At first I thought I’d carve the foam form… but working with casting and fabric gave me what I hope is a better idea.  I’m going to sew a slightly smaller version of the top the figure will be wearing in latex (at least the torso part of it).  Then spray the seams with latex to seal them, put mold release on the whole thing, turn it inside-out, seal the arm-holes and neck-hole and fill it with expanding foam.   This should create the exact form I need, and the expansion effect should keep the fabric from collapsing.  I may have to hang the whole thing from the ceiling while it sets, but I think it will work.  I can also add on more expanding foam if I need to at any point and carve into the existing foam for alterations.  Once it has got the carbon fiber on I should be able to attach anything to it. I only need the torso to the hip to achieve the form, and the rest can be a simple stand.

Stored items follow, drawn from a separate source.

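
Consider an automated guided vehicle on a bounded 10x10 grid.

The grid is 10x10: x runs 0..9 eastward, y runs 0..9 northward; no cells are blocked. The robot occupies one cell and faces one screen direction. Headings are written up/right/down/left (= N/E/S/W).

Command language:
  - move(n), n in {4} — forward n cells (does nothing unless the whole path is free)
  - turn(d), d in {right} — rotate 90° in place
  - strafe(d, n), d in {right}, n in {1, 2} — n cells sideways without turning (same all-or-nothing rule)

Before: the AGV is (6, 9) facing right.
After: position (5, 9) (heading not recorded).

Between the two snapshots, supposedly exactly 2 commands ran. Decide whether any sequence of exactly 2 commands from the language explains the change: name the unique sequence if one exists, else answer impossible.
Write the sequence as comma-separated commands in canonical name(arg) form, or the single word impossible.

key: order matters: swapping turn(right) and strafe(right, 1) lands elsewhere
from: (6, 9) facing right
t=1 turn(right) ⇒ (6, 9) facing down
t=2 strafe(right, 1) ⇒ (5, 9) facing down
no rival 2-sequence matches.

turn(right), strafe(right, 1)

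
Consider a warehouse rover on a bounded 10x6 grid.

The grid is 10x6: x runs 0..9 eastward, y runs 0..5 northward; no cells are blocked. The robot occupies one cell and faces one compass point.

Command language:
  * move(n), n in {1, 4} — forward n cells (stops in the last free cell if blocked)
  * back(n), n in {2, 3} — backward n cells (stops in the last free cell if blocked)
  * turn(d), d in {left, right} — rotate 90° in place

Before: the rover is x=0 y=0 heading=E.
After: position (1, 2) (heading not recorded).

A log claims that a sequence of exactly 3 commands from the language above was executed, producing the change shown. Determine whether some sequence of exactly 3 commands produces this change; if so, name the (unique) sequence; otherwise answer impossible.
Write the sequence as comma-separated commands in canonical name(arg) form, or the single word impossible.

key: order matters: swapping move(1) and back(2) lands elsewhere
begin: x=0 y=0 heading=E
step 1 (move(1)): x=1 y=0 heading=E
step 2 (turn(right)): x=1 y=0 heading=S
step 3 (back(2)): x=1 y=2 heading=S
no rival 3-sequence matches.

move(1), turn(right), back(2)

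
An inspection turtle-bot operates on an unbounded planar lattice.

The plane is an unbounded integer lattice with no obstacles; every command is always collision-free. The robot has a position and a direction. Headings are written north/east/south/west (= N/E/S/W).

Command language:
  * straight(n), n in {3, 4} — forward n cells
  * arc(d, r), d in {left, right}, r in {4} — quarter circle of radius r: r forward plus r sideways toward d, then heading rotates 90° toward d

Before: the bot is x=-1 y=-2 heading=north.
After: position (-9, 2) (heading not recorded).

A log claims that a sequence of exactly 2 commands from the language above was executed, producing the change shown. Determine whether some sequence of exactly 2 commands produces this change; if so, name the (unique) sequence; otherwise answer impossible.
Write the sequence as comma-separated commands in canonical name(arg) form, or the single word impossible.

arc(left, 4), straight(4)

key: running straight(4) before arc(left, 4) would end elsewhere — order is forced
t0: x=-1 y=-2 heading=north
t=1 arc(left, 4) ⇒ x=-5 y=2 heading=west
t=2 straight(4) ⇒ x=-9 y=2 heading=west
no rival 2-sequence matches.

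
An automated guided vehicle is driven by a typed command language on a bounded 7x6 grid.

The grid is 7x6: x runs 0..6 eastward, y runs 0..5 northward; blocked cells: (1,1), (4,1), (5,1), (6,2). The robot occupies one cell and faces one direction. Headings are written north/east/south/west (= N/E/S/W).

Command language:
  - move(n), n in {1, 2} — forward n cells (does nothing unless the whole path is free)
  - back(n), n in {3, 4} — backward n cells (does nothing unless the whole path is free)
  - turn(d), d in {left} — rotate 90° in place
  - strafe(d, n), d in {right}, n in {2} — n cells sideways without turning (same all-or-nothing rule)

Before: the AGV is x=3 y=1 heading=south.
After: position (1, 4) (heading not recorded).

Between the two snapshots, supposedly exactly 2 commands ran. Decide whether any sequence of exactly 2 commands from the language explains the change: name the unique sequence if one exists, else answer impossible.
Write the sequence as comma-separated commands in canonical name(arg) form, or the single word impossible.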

Ideally I want to make at least the arms and stand all detachable.  I’m thinking that plumbing parts will serve me best there- all the pieces are threaded and it’s all very sturdy.  There is a mannequin warehouse nearby where I will look for arms.  Sadly I already have the suspicion that they won’t be in the correct poses.   I may end up using some combination of mannequin arms and hands which I cast and finish myself.  Hands are so expressive that the pose needs proper attention.

I am delighted by the diversity of even the materials shopping.  The art store of course, but the hardware store, the plastics store, the fabric stores, the wig shops, costumers (for the gloves if I don’t end up making those too), Radioshack…. it’s exciting.

Once again I feel that I am finally seeing the fruit of all my diverse use of mediums and all the odd hobbies and interests.   When a project like this one comes together it is very visible.